Comic Book Review: Heroes in Crisis #3
What more can I say before we jump into this one? Heroes in Crisis is the type of story that we need right now on shelves. It doesn’t matter that you think this is a gimmick. It does not matter that you think exploring PTSD is too real for you. This is genuine storytelling in a superhero universe that we tend to mock for its struggles to appeal to real problems. People break, heroes break, even villains. The more you get this, the more you get what it means to emphasize the person behind the mask.
Honestly, I wasn’t prepared for this next issue. How do you top the Trinity expressing themselves the way they did when it was their turn in the seat? How do you top Harley Quinn of all people getting one over on the Trinity? Who is going to snap first when faced with someone to blame for all these deaths? These were the questions that plagued your mind after the second issue and still as you flipped open this third issue.
It was a build-up to any of those things, but honestly I could wait when there was still so much else to dive into. For this third issue it was fitting that we could finally have the opportunity to experience what it is like for those who admit themselves to Sanctuary’s care. Again, I’m not sure if there have been other mentions of Sanctuary beyond this book, but for those of us that this is brand new to it is nice to finally put faces and forms of aid to the name. It made a big difference to take some of the names of those who died and show what their time was like when they stepped through those doors. To see how the people ran Sanctuary, how the patients are treated, and more specifics on the kind of traumas dealt with. Some names you expected to see in the seat, while other names did manage to catch me off guard because they were out there in choices. Not a bad thing at all since you want to show that this is a place that takes in all walks of life.
It was a big thing that they continued to push Booster Gold’s story. The suspense really hits you when you want to know what could haunt this guy. You could form some sort of idea based on the kind of therapy he set up for himself, but beyond that the games still progressed as we were left trying to guess who did the killing. The other hero they chose to focus on was kind of a tearjerker. That I was not prepared for and felt captivated by. That there was real trauma that we followed up to the guy’s death. I felt a little more attached to where that was going than anything else. Not to say that the main plot wasn’t engaging, but the deeper message was something that grabbed my attention best in this issue.

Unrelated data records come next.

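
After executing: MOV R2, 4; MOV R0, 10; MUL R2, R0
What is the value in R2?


Register state trace:
  MOV R2, 4  → R2 = 4
  MOV R0, 10  → R0 = 10
  MUL R2, R0  → R2 = 4 * 10 = 40
Final: R2 = 40

40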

Like the issues before, I was floored by the effort that went into the way these heroes and villains convey their state of mind when introducing themselves and what brings them to Sanctuary. Every gesture mattered, their body language. That shift in tone that starts with enthusiasm, and then pain once dropping the act to show you what troubles them. As usual the colors brought it all together. The rendering we got out of Tomeu Morey breathed life into these characters and the atmosphere we needed to get out of Sanctuary. There’s one thing I have to give credit to this art team for, and that’s for the approach they made towards giving us real people, real expressions, and forgetting all of the gore that comes with the slaughter. At first glance at all those dead bodies, I was a bit worried that they were trying to get some sort of shock value off of it. Yet those scenes could have been much worse, I liked that there was other factors that you took into account way before a corpse.
Heroes in Crisis #3 continues this commendable story told through the perspective of heroes who all wear their flaws on their sleeves. If you didn’t believe the things that made some of these heroes vulnerable or insecure, this book makes you think twice. It is also a lesson to writers out there that punching and kicking is fun, but you lose a lot of substance when you ignore what we can also learn from these characters at the same time. You can survive the worst and that never means you don’t lose a little bit of yourself each time in the process.